American sportscaster (1930–2025)

Ray Lane (April 26, 1930 – September 27, 2025) was an American sportscaster from Detroit, Michigan. During the late 1940s, Ray played baseball and basketball for the Stags of Mackenzie High School. In 1949, he enrolled at Michigan State University and played baseball for the Spartans while earning a bachelor's degree in communications.

==Early life and broadcasting==
Lane was born on April 26, 1930. From 1967 through 1972 Lane teamed with Ernie Harwell on Detroit Tigers radio broadcasts; he also worked on the team's television broadcasts from 1999 to 2003. Lane also broadcast at various times for the Detroit Lions, Detroit Pistons, Detroit Red Wings, University of Michigan and Michigan State football and University of Detroit basketball. Lane was also sports director at WJBK television (succeeding Van Patrick) and later at WKBD.

Outside of Michigan, Lane's other works included a stint with the Cincinnati Reds as well as Big Ten football and basketball.

==Fundraisers==
Lane was a member of the Corporate Leadership Board of the Boys and Girls Clubs of Metro Detroit since 1972. He was also an active fundraiser for the United Foundation and the Sanctuary in Royal Oak, MI. Lane's daughter, Deanne Lane, is a former St. Louis television anchor.
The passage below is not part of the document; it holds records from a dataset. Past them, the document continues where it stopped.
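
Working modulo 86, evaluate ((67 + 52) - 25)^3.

82

67 + 52 = 119 ≡ 33 (mod 86)
33 - 25 = 8
(8)^3 ≡ 82 (mod 86)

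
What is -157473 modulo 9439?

2990

-157473 = -17*9439 + 2990, so -157473 ≡ 2990 (mod 9439).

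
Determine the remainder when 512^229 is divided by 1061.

895

Compute successive squares:
512^1 ≡ 512 (mod 1061)
512^2 ≡ 512^2 = 262144 ≡ 77 (mod 1061)
512^4 ≡ 77^2 = 5929 ≡ 624 (mod 1061)
512^8 ≡ 624^2 = 389376 ≡ 1050 (mod 1061)
512^16 ≡ 1050^2 = 1102500 ≡ 121 (mod 1061)
512^32 ≡ 121^2 = 14641 ≡ 848 (mod 1061)
512^64 ≡ 848^2 = 719104 ≡ 807 (mod 1061)
512^128 ≡ 807^2 = 651249 ≡ 856 (mod 1061)
512^229 = 512^128 * 512^64 * 512^32 * 512^4 * 512^1 ≡ 856 * 807 * 848 * 624 * 512 (mod 1061).
Accumulate the product:
856 * 807 = 690792 ≡ 81
81 * 848 = 68688 ≡ 784
784 * 624 = 489216 ≡ 95
95 * 512 = 48640 ≡ 895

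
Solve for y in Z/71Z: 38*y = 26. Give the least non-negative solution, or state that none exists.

53

gcd(38, 71) = 1, so a unique solution mod 71 exists.
38⁻¹ ≡ 43 (mod 71).
y ≡ 43*26 ≡ 53 (mod 71).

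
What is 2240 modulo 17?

2240 = 131·17 + 13, so 2240 ≡ 13 (mod 17).

13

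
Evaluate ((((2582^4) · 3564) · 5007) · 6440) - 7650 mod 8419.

8296

(2582)^4 ≡ 526 (mod 8419)
526 · 3564 = 1874664 ≡ 5646 (mod 8419)
5646 · 5007 = 28269522 ≡ 6939 (mod 8419)
6939 · 6440 = 44687160 ≡ 7527 (mod 8419)
7527 - 7650 = -123 ≡ 8296 (mod 8419)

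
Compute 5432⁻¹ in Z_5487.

Apply the Euclidean algorithm and back-substitute:
5487 = 1·5432 + 55
5432 = 98·55 + 42
55 = 1·42 + 13
42 = 3·13 + 3
13 = 4·3 + 1
3 = 3·1 + 0
gcd(5432, 5487) = 1, so the inverse exists.
Bézout: 1 = 1679·5487 − 1696·5432.
So 5432⁻¹ ≡ −1696 ≡ 3791 (mod 5487).

3791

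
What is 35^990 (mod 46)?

1

Compute successive squares:
35^1 ≡ 35 (mod 46)
35^2 ≡ 35^2 = 1225 ≡ 29 (mod 46)
35^4 ≡ 29^2 = 841 ≡ 13 (mod 46)
35^8 ≡ 13^2 = 169 ≡ 31 (mod 46)
35^16 ≡ 31^2 = 961 ≡ 41 (mod 46)
35^32 ≡ 41^2 = 1681 ≡ 25 (mod 46)
35^64 ≡ 25^2 = 625 ≡ 27 (mod 46)
35^128 ≡ 27^2 = 729 ≡ 39 (mod 46)
35^256 ≡ 39^2 = 1521 ≡ 3 (mod 46)
35^512 ≡ 3^2 = 9 (mod 46)
35^990 = 35^512 × 35^256 × 35^128 × 35^64 × 35^16 × 35^8 × 35^4 × 35^2 ≡ 9 × 3 × 39 × 27 × 41 × 31 × 13 × 29 (mod 46).
Accumulate the product:
9 × 3 = 27
27 × 39 = 1053 ≡ 41
41 × 27 = 1107 ≡ 3
3 × 41 = 123 ≡ 31
31 × 31 = 961 ≡ 41
41 × 13 = 533 ≡ 27
27 × 29 = 783 ≡ 1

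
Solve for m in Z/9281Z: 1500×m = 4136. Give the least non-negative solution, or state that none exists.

275

gcd(1500, 9281) = 1, so a unique solution mod 9281 exists.
1500⁻¹ ≡ 2345 (mod 9281).
m ≡ 2345×4136 ≡ 275 (mod 9281).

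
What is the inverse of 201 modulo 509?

352

509 = 2×201 + 107
201 = 1×107 + 94
107 = 1×94 + 13
94 = 7×13 + 3
13 = 4×3 + 1
3 = 3×1 + 0
gcd(201, 509) = 1, so the inverse exists.
Bézout: 1 = 62×509 − 157×201.
So 201⁻¹ ≡ −157 ≡ 352 (mod 509).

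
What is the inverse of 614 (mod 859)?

859 = 1*614 + 245
614 = 2*245 + 124
245 = 1*124 + 121
124 = 1*121 + 3
121 = 40*3 + 1
3 = 3*1 + 0
gcd(614, 859) = 1, so the inverse exists.
Back-substitute for 1:
1 = 1*121 − 40*3
  = −40*124 + 41*121
  = 41*245 − 81*124
  = −81*614 + 203*245
  = 203*859 − 284*614
So 614⁻¹ ≡ −284 ≡ 575 (mod 859).

575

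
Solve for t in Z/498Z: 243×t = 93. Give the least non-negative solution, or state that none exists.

109

gcd(243, 498) = 3, and 3 | 93, so solutions exist.
Divide through by 3: 81×t ≡ 31 (mod 166).
81⁻¹ ≡ 41 (mod 166).
t ≡ 41×31 ≡ 109 (mod 166).
The smallest non-negative solution is t = 109.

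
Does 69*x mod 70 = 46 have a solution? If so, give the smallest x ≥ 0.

24

gcd(69, 70) = 1, so a unique solution mod 70 exists.
69⁻¹ ≡ 69 (mod 70).
x ≡ 69*46 ≡ 24 (mod 70).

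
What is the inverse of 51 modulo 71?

Run the extended Euclidean algorithm:
71 = 1*51 + 20
51 = 2*20 + 11
20 = 1*11 + 9
11 = 1*9 + 2
9 = 4*2 + 1
2 = 2*1 + 0
gcd(51, 71) = 1, so the inverse exists.
Back-substitute for 1:
1 = 1*9 − 4*2
  = −4*11 + 5*9
  = 5*20 − 9*11
  = −9*51 + 23*20
  = 23*71 − 32*51
So 51⁻¹ ≡ −32 ≡ 39 (mod 71).

39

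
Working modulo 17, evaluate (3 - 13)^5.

11

3 - 13 = -10 ≡ 7 (mod 17)
(7)^5 ≡ 11 (mod 17)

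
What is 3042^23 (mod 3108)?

3042^1 ≡ 3042 (mod 3108)
3042^2 ≡ 3042^2 = 9253764 ≡ 1248 (mod 3108)
3042^4 ≡ 1248^2 = 1557504 ≡ 396 (mod 3108)
3042^8 ≡ 396^2 = 156816 ≡ 1416 (mod 3108)
3042^16 ≡ 1416^2 = 2005056 ≡ 396 (mod 3108)
3042^23 = 3042^16 × 3042^4 × 3042^2 × 3042^1 ≡ 396 × 396 × 1248 × 3042 (mod 3108).
Accumulate the product:
396 × 396 = 156816 ≡ 1416
1416 × 1248 = 1767168 ≡ 1824
1824 × 3042 = 5548608 ≡ 828

828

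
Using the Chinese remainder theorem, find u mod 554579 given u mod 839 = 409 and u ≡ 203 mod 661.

497936

839⁻¹ mod 661: 839×26 ≡ 1 (mod 661), so 839⁻¹ ≡ 26.
u = 409 + 839×((203 − 409)×26 mod 661) = 409 + 839×593 = 497936.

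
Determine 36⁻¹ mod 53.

28

53 = 1*36 + 17
36 = 2*17 + 2
17 = 8*2 + 1
2 = 2*1 + 0
gcd(36, 53) = 1, so the inverse exists.
Bézout: 1 = 17*53 − 25*36.
So 36⁻¹ ≡ −25 ≡ 28 (mod 53).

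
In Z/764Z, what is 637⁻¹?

Run the extended Euclidean algorithm:
764 = 1·637 + 127
637 = 5·127 + 2
127 = 63·2 + 1
2 = 2·1 + 0
gcd(637, 764) = 1, so the inverse exists.
Bézout: 1 = 316·764 − 379·637.
So 637⁻¹ ≡ −379 ≡ 385 (mod 764).

385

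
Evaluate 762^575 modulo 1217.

Compute successive squares:
575 in binary is 1000111111, i.e. 575 = 512 + 32 + 16 + 8 + 4 + 2 + 1.
762^1 ≡ 762 (mod 1217)
762^2 ≡ 762^2 = 580644 ≡ 135 (mod 1217)
762^4 ≡ 135^2 = 18225 ≡ 1187 (mod 1217)
762^8 ≡ 1187^2 = 1408969 ≡ 900 (mod 1217)
762^16 ≡ 900^2 = 810000 ≡ 695 (mod 1217)
762^32 ≡ 695^2 = 483025 ≡ 1093 (mod 1217)
762^64 ≡ 1093^2 = 1194649 ≡ 772 (mod 1217)
762^128 ≡ 772^2 = 595984 ≡ 871 (mod 1217)
762^256 ≡ 871^2 = 758641 ≡ 450 (mod 1217)
762^512 ≡ 450^2 = 202500 ≡ 478 (mod 1217)
762^575 = 762^512 × 762^32 × 762^16 × 762^8 × 762^4 × 762^2 × 762^1 ≡ 478 × 1093 × 695 × 900 × 1187 × 135 × 762 (mod 1217).
Accumulate the product:
478 × 1093 = 522454 ≡ 361
361 × 695 = 250895 ≡ 193
193 × 900 = 173700 ≡ 886
886 × 1187 = 1051682 ≡ 194
194 × 135 = 26190 ≡ 633
633 × 762 = 482346 ≡ 414

414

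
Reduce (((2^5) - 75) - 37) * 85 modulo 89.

(2)^5 ≡ 32 (mod 89)
32 - 75 = -43 ≡ 46 (mod 89)
46 - 37 = 9
9 * 85 = 765 ≡ 53 (mod 89)

53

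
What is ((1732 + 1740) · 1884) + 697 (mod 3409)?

1732 + 1740 = 3472 ≡ 63 (mod 3409)
63 · 1884 = 118692 ≡ 2786 (mod 3409)
2786 + 697 = 3483 ≡ 74 (mod 3409)

74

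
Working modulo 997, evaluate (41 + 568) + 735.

347

41 + 568 = 609
609 + 735 = 1344 ≡ 347 (mod 997)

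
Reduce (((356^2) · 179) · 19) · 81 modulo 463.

41

(356)^2 ≡ 337 (mod 463)
337 · 179 = 60323 ≡ 133 (mod 463)
133 · 19 = 2527 ≡ 212 (mod 463)
212 · 81 = 17172 ≡ 41 (mod 463)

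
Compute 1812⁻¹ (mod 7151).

5308

Run the extended Euclidean algorithm:
7151 = 3*1812 + 1715
1812 = 1*1715 + 97
1715 = 17*97 + 66
97 = 1*66 + 31
66 = 2*31 + 4
31 = 7*4 + 3
4 = 1*3 + 1
3 = 3*1 + 0
gcd(1812, 7151) = 1, so the inverse exists.
Bézout: 1 = 467*7151 − 1843*1812.
So 1812⁻¹ ≡ −1843 ≡ 5308 (mod 7151).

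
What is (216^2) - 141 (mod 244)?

155

(216)^2 ≡ 52 (mod 244)
52 - 141 = -89 ≡ 155 (mod 244)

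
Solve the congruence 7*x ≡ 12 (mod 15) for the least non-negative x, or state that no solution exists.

6

gcd(7, 15) = 1, so a unique solution mod 15 exists.
7⁻¹ ≡ 13 (mod 15).
x ≡ 13*12 ≡ 6 (mod 15).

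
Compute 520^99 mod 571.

7

99 in binary is 1100011, i.e. 99 = 64 + 32 + 2 + 1.
520^1 ≡ 520 (mod 571)
520^2 ≡ 520^2 = 270400 ≡ 317 (mod 571)
520^4 ≡ 317^2 = 100489 ≡ 564 (mod 571)
520^8 ≡ 564^2 = 318096 ≡ 49 (mod 571)
520^16 ≡ 49^2 = 2401 ≡ 117 (mod 571)
520^32 ≡ 117^2 = 13689 ≡ 556 (mod 571)
520^64 ≡ 556^2 = 309136 ≡ 225 (mod 571)
520^99 = 520^64 * 520^32 * 520^2 * 520^1 ≡ 225 * 556 * 317 * 520 (mod 571).
Accumulate the product:
225 * 556 = 125100 ≡ 51
51 * 317 = 16167 ≡ 179
179 * 520 = 93080 ≡ 7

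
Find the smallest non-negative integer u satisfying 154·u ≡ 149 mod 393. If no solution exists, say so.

371

gcd(154, 393) = 1, so a unique solution mod 393 exists.
154⁻¹ ≡ 319 (mod 393).
u ≡ 319·149 ≡ 371 (mod 393).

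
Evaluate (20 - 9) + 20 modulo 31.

20 - 9 = 11
11 + 20 = 31 ≡ 0 (mod 31)

0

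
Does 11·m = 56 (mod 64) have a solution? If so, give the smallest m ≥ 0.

40

gcd(11, 64) = 1, so a unique solution mod 64 exists.
11⁻¹ ≡ 35 (mod 64).
m ≡ 35·56 ≡ 40 (mod 64).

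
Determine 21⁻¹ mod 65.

31

By the extended Euclidean algorithm:
65 = 3×21 + 2
21 = 10×2 + 1
2 = 2×1 + 0
gcd(21, 65) = 1, so the inverse exists.
Bézout: 1 = −10×65 + 31×21.
So 21⁻¹ ≡ 31 (mod 65).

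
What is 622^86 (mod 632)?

Using repeated squaring:
86 in binary is 1010110, i.e. 86 = 64 + 16 + 4 + 2.
622^1 ≡ 622 (mod 632)
622^2 ≡ 622^2 = 386884 ≡ 100 (mod 632)
622^4 ≡ 100^2 = 10000 ≡ 520 (mod 632)
622^8 ≡ 520^2 = 270400 ≡ 536 (mod 632)
622^16 ≡ 536^2 = 287296 ≡ 368 (mod 632)
622^32 ≡ 368^2 = 135424 ≡ 176 (mod 632)
622^64 ≡ 176^2 = 30976 ≡ 8 (mod 632)
622^86 = 622^64 * 622^16 * 622^4 * 622^2 ≡ 8 * 368 * 520 * 100 (mod 632).
Accumulate the product:
8 * 368 = 2944 ≡ 416
416 * 520 = 216320 ≡ 176
176 * 100 = 17600 ≡ 536

536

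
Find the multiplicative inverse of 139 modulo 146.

Apply the Euclidean algorithm and back-substitute:
146 = 1·139 + 7
139 = 19·7 + 6
7 = 1·6 + 1
6 = 6·1 + 0
gcd(139, 146) = 1, so the inverse exists.
Back-substitute for 1:
1 = 1·7 − 1·6
  = −1·139 + 20·7
  = 20·146 − 21·139
So 139⁻¹ ≡ −21 ≡ 125 (mod 146).

125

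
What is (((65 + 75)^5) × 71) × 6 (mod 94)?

44

65 + 75 = 140 ≡ 46 (mod 94)
(46)^5 ≡ 46 (mod 94)
46 × 71 = 3266 ≡ 70 (mod 94)
70 × 6 = 420 ≡ 44 (mod 94)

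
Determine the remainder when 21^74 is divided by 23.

3

By square-and-multiply:
21^1 ≡ 21 (mod 23)
21^2 ≡ 21^2 = 441 ≡ 4 (mod 23)
21^4 ≡ 4^2 = 16 (mod 23)
21^8 ≡ 16^2 = 256 ≡ 3 (mod 23)
21^16 ≡ 3^2 = 9 (mod 23)
21^32 ≡ 9^2 = 81 ≡ 12 (mod 23)
21^64 ≡ 12^2 = 144 ≡ 6 (mod 23)
21^74 = 21^64 × 21^8 × 21^2 ≡ 6 × 3 × 4 (mod 23).
Accumulate the product:
6 × 3 = 18
18 × 4 = 72 ≡ 3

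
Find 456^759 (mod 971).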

Deanne Lane died in January 2026.

==Personal life and death==
Lane had three children – Greg, Deanne, and Jeff – as well as four grandchildren and six great-grandchildren.
Lane died from complications of a fall at his home on September 27, 2025, at the age of 95.

==Honors==
Lane was a member of Lambda Chi Alpha fraternity, was named Michigan Sportscaster of the Year by the National Sportscasters and Sportswriters Association in 1969 and 1980, inducted into the Michigan Sports Hall of Fame in 1997, and was a past president and lifetime member of the Detroit Sports Media Association, which presented him with the Ty Tyson Award for Excellence in Sports Broadcasting in 2003 and the Ernie Harwell Lifetime Contribution Award in 2014. Lane was also involved with the Michigan PGA Hall of Fame.

Michigan governor Jennifer Granholm declared October 3, 2009, as Ray Lane Day throughout the state.